Tuesday, July 8, 2008
One of the most provocative opinions ever written regarding tax exemption, I think, is United Cancer Council v. Commissioner. Posner -- a Supreme Court wannabe, except that he can't be pigeon-holed as conservative or liberal (i.e., he is unpredictable), waxed eloquently on the application of law and economics to the particularly non-capitalist world of nonprofit organizations. Who'da thunk that a judge could convince us, the way Hannsman did, that nonprofit organizations ("nonprofit"!) could be explained by reference to the ways of the capitalist market. Anyway, Posner's opinion was instrumental not only in convincing the IRS to delineate a more limited definition of "insiders" or "disqualified persons," but also the "first bite rule" under 53.4958-4(a)(3).

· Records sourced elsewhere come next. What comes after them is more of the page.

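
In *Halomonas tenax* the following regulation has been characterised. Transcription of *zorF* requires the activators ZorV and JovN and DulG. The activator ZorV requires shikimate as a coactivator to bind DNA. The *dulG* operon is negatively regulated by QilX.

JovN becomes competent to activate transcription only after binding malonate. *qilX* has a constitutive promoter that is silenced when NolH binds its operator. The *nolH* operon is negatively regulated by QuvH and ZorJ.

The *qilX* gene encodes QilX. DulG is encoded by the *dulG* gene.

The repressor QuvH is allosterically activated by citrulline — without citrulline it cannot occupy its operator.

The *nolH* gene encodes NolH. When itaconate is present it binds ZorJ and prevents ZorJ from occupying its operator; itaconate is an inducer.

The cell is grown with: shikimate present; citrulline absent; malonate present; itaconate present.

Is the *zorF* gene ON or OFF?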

Anyway, the L.A. Times recently reported on the extent to which profit-seeking professional fundraisers benefit from the operation of charities in California:
The fundraising business is growing. More than 300 fundraisers have registered in California. Since 2000, the number of campaigns and amounts raised by for-profit firms has risen by about two-thirds. Among the charities that netted little from such campaigns were the Humane Society of the United States, the American Breast Cancer Foundation, the Christian social-action group Concerned Women for America, the National Right to Life Committee and Students Against Destructive Decisions. Among The Times' findings:
* More than 100 charities raised $1 million or more from commercial appeals but netted less than 25 cents per dollar. Fundraisers got the rest.

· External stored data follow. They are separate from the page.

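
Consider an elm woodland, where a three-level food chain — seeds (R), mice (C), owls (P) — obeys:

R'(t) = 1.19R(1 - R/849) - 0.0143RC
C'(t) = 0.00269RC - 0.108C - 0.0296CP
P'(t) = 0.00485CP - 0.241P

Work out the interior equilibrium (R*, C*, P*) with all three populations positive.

R* ≈ 342, C* ≈ 49.7, P* ≈ 27.4

From dP/dt = 0: 0.00485C* = 0.241, so C* = 49.7.
From dR/dt = 0: 1.19(1 - R*/849) = 0.0143·49.7, giving R* = 849·(1 - 0.597) = 342.
From dC/dt = 0: 0.00269·342 - 0.108 = 0.0296P*, so P* = 0.812/0.0296 = 27.4.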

* In 430 campaigns, charities got nothing: All $44 million donated went to fundraisers. In 337 of those cases, charities actually lost money, paying fees to fundraisers that exceeded the amount raised.
* In hundreds of other campaigns, charities apparently entered into contracts that limited their share of donations to 20% or less, no matter how successful the campaign.
* Groups with strong emotional or patriotic appeal -- those supporting animals, children, veterans and public safety workers, for instance -- often fared worst. Missing-children charities received less than 15% of more than $28 million raised on their behalf.
Posner's opinion in UCC v. Commissioner (law and economics sophistry, I call it) nixed the application of the private inurement/excess benefit transaction to independent contractor/fundraisers, requiring instead that the IRS rely on the amorphous and difficult to define private benefit doctrine to police nonprofits that exist primarily to benefit commercial fundraisers. If for no other reason than to protect donor trust, the law needs to better police the relationship between professional fundraisers and the nonprofits on whose behalf those PFR's incessantly call our houses. The charitable community should join in this effort.
Hat tip to Nonprofit Board Crisis Blog.